Um detalhe inusitado — o forte odor de drogas e o estado precário de cédulas depositadas em agências bancárias — foi o estopim para uma das maiores operações da história da Polícia Civil do Rio de Janeiro contra o crime organizado nesta quinta-feira, 10. De acordo com o delegado responsável pela operação, Jefferson Ferreira, os investigadores passaram a apurar depósitos frequentes de grandes somas em dinheiro vivo, muitas vezes em notas de R$ 5, R$ 10 e R$ 20, apresentando sinais de umidade, mofo e cheiro característico de entorpecentes.
De acordo com a investigação, o núcleo financeiro do Comando Vermelho tem ramificações no estado paulista, com ligação direta com a facção criminosa Primeiro Comando da Capital (PCC). O grupo atuava no esquema de lavagem de dinheiro proveniente do tráfico de drogas. Para isso, eles usam uma rede estruturada que inclui bancos digitais, fintechs, intermediadoras de pagamento ilegais, empresas de fachada e plataformas contábeis, tudo sem autorização do Banco Central.
A origem do dinheiro levantou suspeitas após alertas emitidos por instituições financeiras localizadas nas zonas Sul e Oeste do Rio. O Conselho de Controle de Atividades Financeiras (Coaf) também identificou movimentações atípicas e relatou o estado das notas. A partir dessas pistas, a Polícia Civil descobriu um complexo esquema de lavagem de dinheiro operado por integrantes do Comando Vermelho (CV), com uma impressionante movimentação de R$ 6 bilhões em apenas um ano.

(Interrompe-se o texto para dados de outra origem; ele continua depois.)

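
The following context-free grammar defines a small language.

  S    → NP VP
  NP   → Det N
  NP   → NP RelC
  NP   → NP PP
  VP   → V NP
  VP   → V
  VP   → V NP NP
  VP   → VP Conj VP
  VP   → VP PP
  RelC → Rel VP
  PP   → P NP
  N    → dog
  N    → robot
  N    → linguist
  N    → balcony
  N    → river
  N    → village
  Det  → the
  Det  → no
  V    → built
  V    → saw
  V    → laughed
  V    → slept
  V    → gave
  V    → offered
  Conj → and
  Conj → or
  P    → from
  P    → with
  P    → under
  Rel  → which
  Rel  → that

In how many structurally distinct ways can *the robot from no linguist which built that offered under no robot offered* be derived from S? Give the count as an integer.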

Segundo os investigadores, os depósitos, realizados semanalmente por diversos “laranjas”, variavam entre R$ 150 mil e R$ 750 mil por operação. A investigação revelou ainda a participação de 22 empresas fantasmas, usadas para camuflar a origem criminosa dos recursos.
Fintech investigada e conexões com o PCC
Um dos principais canais de movimentação dos recursos era o banco digital 4TBank, registrado como 4TPag Instituição de Pagamentos S.A. A fintech, segundo a Polícia Civil, teria sido criada em 2020 com envolvimento do Primeiro Comando da Capital (PCC), facção rival ao CV, mas que teria firmado uma aliança logística e estratégica para facilitar a lavagem de dinheiro e a aquisição de drogas e armamentos.
A 4TBank não possui autorização do Banco Central para operar como instituição financeira. De acordo com a investigação, parte dos recursos movimentados pelo banco era enviada para instituições financeiras em países produtores de drogas, enquanto outra parte retornava ao Brasil, sendo reinserida na economia por meio de empresas de fachada.
Uma das empresas identificadas é a Ônix Perfumaria, registrada em São Paulo. Embora supostamente atue no setor de cosméticos, nunca funcionou no endereço informado. A sócia formal da empresa é uma mulher cadastrada em programas sociais por estar em situação de miserabilidade. Sócios ocultos, com vínculos diretos ao tráfico de drogas, foram descobertos pelos investigadores, incluindo o padrasto da jovem empresária, que seria cunhado de um dos chefes da organização criminosa.
Estrutura sofisticada e uso de empresas “naves-mãe”
De acordo com o delegado Ferreira, empresas como a Ônix Perfumaria funcionavam como “naves-mãe” do esquema, pulverizando os depósitos ilícitos em diversas outras firmas fictícias — que variavam desde floriculturas até empresas de publicidade e transporte. Após essa etapa, os valores eram centralizados no 4TBank, que operacionalizava grandes transações com aparência legal.
As investigações revelaram também que parte considerável dos recursos era revertida à facção criminosa, permitindo a compra de armamentos, subornos e o fortalecimento de sua estrutura de poder.
Aliança entre PCC e Comando Vermelho
O secretário de Polícia Civil do Rio de Janeiro, Felipe Curi, classificou a relação entre PCC e CV como uma “aliança estratégica”, e não territorial. O objetivo é meramente operacional: viabilizar, por meio do esquema de lavagem, a aquisição de armas, munições e drogas, sem que uma facção interfira nos territórios da outra.
A divisão de recursos entre as facções ainda está sendo investigada. O delegado Ferreira afirmou que os valores apreendidos — até o momento R$ 6 bilhões — representam o maior bloqueio patrimonial da história da corporação. A origem precisa dos valores, bem como a proporção correspondente a cada grupo, dependerá de análise aprofundada dos dados fiscais e bancários, cuja quebra de sigilo está em curso por meio de decisão judicial.